SEACrowd / seacrowd-datahub

A collaborative project to collect datasets in SEA languages, SEA regions, or SEA cultures.
Apache License 2.0
57 stars 54 forks source link

Closes #535 | Add Dataloader CulturaY #559

Closed akhdanfadh closed 2 months ago

akhdanfadh commented 3 months ago

Closes #535

I implemented one config per language/subset. Thus, configs will look like this: culturay_id_source, culturay_my_seacrowd_ssp, etc. When testing, pass culturay_<subset> to the --subset_id parameter.

Due to the large dataset, it will take time to test.

Checkbox

khelli07 commented 2 months ago

Have you accept the acknowledgement or form in the https://huggingface.co/datasets/ontocord/CulturaY ? It seems to work on my end. It's just the subset are quite a few and need some time--and spaces! :( --to run.

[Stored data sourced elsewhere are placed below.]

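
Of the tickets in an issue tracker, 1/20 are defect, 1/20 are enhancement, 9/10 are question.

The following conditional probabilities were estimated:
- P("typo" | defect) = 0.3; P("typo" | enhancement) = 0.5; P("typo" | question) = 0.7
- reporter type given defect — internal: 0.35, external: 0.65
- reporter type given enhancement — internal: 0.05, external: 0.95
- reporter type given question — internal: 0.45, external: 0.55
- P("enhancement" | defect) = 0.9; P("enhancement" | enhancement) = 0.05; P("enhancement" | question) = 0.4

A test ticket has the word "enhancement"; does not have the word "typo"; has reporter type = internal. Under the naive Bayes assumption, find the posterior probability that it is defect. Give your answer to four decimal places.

defect: 0.05 × (1−0.3) × 0.35 × 0.9 = 0.011025
enhancement: 0.05 × (1−0.5) × 0.05 × 0.05 = 0.0000625
question: 0.9 × (1−0.7) × 0.45 × 0.4 = 0.0486
P(defect | x) = 0.011025 / 0.0596875 ≈ 0.1847

0.1847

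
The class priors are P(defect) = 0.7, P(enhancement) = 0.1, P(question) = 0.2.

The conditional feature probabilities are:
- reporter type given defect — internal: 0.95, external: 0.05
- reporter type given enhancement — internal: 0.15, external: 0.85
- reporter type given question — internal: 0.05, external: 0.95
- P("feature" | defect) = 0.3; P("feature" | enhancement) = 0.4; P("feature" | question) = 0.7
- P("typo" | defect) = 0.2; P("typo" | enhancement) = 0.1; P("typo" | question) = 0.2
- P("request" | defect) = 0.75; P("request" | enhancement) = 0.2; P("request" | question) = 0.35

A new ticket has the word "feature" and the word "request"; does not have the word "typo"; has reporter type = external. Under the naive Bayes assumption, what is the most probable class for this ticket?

question

defect: 0.7 × 0.05 × 0.3 × (1−0.2) × 0.75 = 0.0063
enhancement: 0.1 × 0.85 × 0.4 × (1−0.1) × 0.2 = 0.00612
question: 0.2 × 0.95 × 0.7 × (1−0.2) × 0.35 = 0.03724
Highest score → question.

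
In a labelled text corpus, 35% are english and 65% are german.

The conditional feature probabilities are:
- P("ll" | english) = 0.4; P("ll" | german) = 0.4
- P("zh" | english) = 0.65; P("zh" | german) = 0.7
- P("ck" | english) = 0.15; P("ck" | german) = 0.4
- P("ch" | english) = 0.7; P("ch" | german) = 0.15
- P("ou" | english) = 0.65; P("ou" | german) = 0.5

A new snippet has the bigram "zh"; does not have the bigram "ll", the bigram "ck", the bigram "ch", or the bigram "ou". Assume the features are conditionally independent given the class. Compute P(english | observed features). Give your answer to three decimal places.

0.149

english: 0.35 × (1−0.4) × 0.65 × (1−0.15) × (1−0.7) × (1−0.65) = 0.012182625
german: 0.65 × (1−0.4) × 0.7 × (1−0.4) × (1−0.15) × (1−0.5) = 0.069615
P(english | x) = 0.012182625 / 0.081797625 ≈ 0.149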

akhdanfadh commented 2 months ago

Cannot access gated repo for URL https://huggingface.co/api/datasets/ontocord/CulturaY. Access to dataset ontocord/CulturaY is restricted and you are not in the authorized list. Visit https://huggingface.co/datasets/ontocord/CulturaY to ask for access.

Exactly as @khelli07 said, @MJonibek need to accept the acknowledgment in the dataset repo. I already describe it in the description section of the dataloader actually.

It's just the subset are quite a few and need some time--and spaces! :( --to run.

IKR, the dataset is huge. Not sure if there is something I can improve on this.

holylovenia commented 2 months ago

A friendly reminder for @akhdanfadh to address @MJonibek and @khelli07's reviews.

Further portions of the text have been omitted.